Testimony in the trial is set to resume Monday after a two-week holiday break. Madigan’s attorneys were calling witnesses when the trial paused Dec. 19. They’ve since signaled they want to call a representative of Madigan’s tax appeals law firm to the stand, as well as an accountant for former Ald. Danny Solis, who wore a wire against Madigan for the FBI.
Though jurors had previously been expected to return to the courtroom this week, the lawyers’ work on the instructions took longer than expected. That delay, combined with the National Day of Mourning for the late President Jimmy Carter that will close the courthouse Jan. 9, means closing arguments in Madigan’s trial may not begin until the week of Jan. 13.
Madigan and his longtime ally Michael McClain are on trial for a racketeering conspiracy. Madigan is accused of leading a criminal enterprise designed to enhance his political power and reward his allies and associates, with McClain acting as his agent.
Testimony in the trial began Oct. 22.
The case also involves claims of bribery, and seven of the 23 counts in Madigan’s indictment are tied to the law considered by the Supreme Court. It applies to any state or local government agent who “corruptly solicits … anything of value … intending to be influenced or rewarded in connection with any business” worth $5,000 or more.
Assistant U.S. Attorney Amarjeet Bhachu argued that jurors should be told that someone acts corruptly when they do so with an understanding that doing so is “wrongful or unlawful.” But Madigan attorney Lari Dierks countered the word should be defined as “acting with knowledge that the person’s conduct is unlawful.”

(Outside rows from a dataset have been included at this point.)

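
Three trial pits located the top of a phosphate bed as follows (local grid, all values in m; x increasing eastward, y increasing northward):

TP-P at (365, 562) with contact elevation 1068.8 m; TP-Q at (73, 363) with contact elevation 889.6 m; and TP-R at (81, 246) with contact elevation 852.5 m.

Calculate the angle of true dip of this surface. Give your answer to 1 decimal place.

Two edge vectors: TP-P→TP-Q = (-292, -199, -179.2), TP-P→TP-R = (-284, -316, -216.3).
Normal n = (TP-P→TP-Q) × (TP-P→TP-R) = (-13583.5, -12266.8, 35756).
So ∂z/∂x = −n_x/n_z = 0.37989 and ∂z/∂y = −n_y/n_z = 0.34307.
Gradient magnitude |∇z| = √(a² + b²) = √(0.14432 + 0.11770) = 0.51188.
True dip = arctan(0.51188) = 27.1°, dipping toward SW (azimuth ≈ 228°).

27.1°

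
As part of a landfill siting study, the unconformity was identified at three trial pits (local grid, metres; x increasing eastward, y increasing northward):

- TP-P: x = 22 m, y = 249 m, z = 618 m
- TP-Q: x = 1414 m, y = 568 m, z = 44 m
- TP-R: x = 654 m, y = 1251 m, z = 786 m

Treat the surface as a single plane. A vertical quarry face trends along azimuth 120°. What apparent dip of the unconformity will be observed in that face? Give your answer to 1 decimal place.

Two edge vectors: TP-P→TP-Q = (1392, 319, -574), TP-P→TP-R = (632, 1002, 168).
Normal n = (TP-P→TP-Q) × (TP-P→TP-R) = (628740, -596624, 1193176).
So ∂z/∂x = −n_x/n_z = −0.52695 and ∂z/∂y = −n_y/n_z = 0.50003.
Unit vector along 120° is (sin 120°, cos 120°) = (0.8660, -0.5000).
Slope in that direction = a·(0.8660) + b·(-0.5000) = −0.70636.
Apparent dip = arctan|0.70636| = 35.2° (true dip is 36.0°, so apparent ≤ true as expected).

35.2°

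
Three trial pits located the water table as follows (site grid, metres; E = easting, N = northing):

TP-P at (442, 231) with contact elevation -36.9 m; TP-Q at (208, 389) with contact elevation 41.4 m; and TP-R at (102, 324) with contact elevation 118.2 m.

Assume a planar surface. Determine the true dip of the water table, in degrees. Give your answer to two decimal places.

31.72°

Let the plane be z = a·E + b·N + c.
TP-Q−TP-P: −234a + 158b = 78.3;  TP-R−TP-P: −340a + 93b = 155.1.
Solving gives a = −0.53895, b = −0.30263.
Gradient magnitude |∇z| = √(a² + b²) = √(0.29047 + 0.09158) = 0.61811.
True dip = arctan(0.61811) = 31.72°, dipping toward ENE (azimuth ≈ 061°).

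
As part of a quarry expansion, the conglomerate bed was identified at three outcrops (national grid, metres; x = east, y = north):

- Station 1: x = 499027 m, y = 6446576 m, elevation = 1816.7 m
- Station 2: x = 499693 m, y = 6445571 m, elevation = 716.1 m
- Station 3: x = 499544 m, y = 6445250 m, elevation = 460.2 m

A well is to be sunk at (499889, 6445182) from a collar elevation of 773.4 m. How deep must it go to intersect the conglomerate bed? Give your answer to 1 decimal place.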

Using the word “wrongful,” Dierks said, risks “sweeping in innocent conduct” through the “parade of horribles that could come from an individual juror’s determination of what may be wrongful.”
Her argument echoed the back-and-forth during the Supreme Court’s discussion last spring. At one point, she and Bhachu each acknowledged they’d personally attended that session. But Bhachu told the judge, “Lots of things happen in oral arguments that don’t end up in any court opinion.”
When it was his turn, Blakey pointed to 7th Circuit case law and concluded that “corruptly” is “a factual awareness that the exchange is a bribe.” But he handed down no official ruling and cautioned that “everything I just said is not an opinion, it is a thought process.”
With that guidance, the judge told lawyers on each side to keep talking about the issue. He told them to let his staff know when they were ready to revisit that and other leftover arguments about the jury instructions.
The lawyers spent a total of about five hours inside Blakey’s courtroom Thursday discussing a draft of those instructions. Their back-and-forth offered potential insights into the arguments jurors could be hearing in the coming weeks.
For example, Dierks unsuccessfully sought a revision that would distinguish the difference between a defendant’s “association” with a criminal enterprise and that person “knowingly agreeing to join” a conspiracy.
She said it would allow for an argument that a person could be “engaged in the actions of helping people get jobs that were associated with a political organization,” while not necessarily participating in the “alleged unlawful conspiracy.”
Later, she told the judge, “we are continuously focused on the knowledge to the defendant.”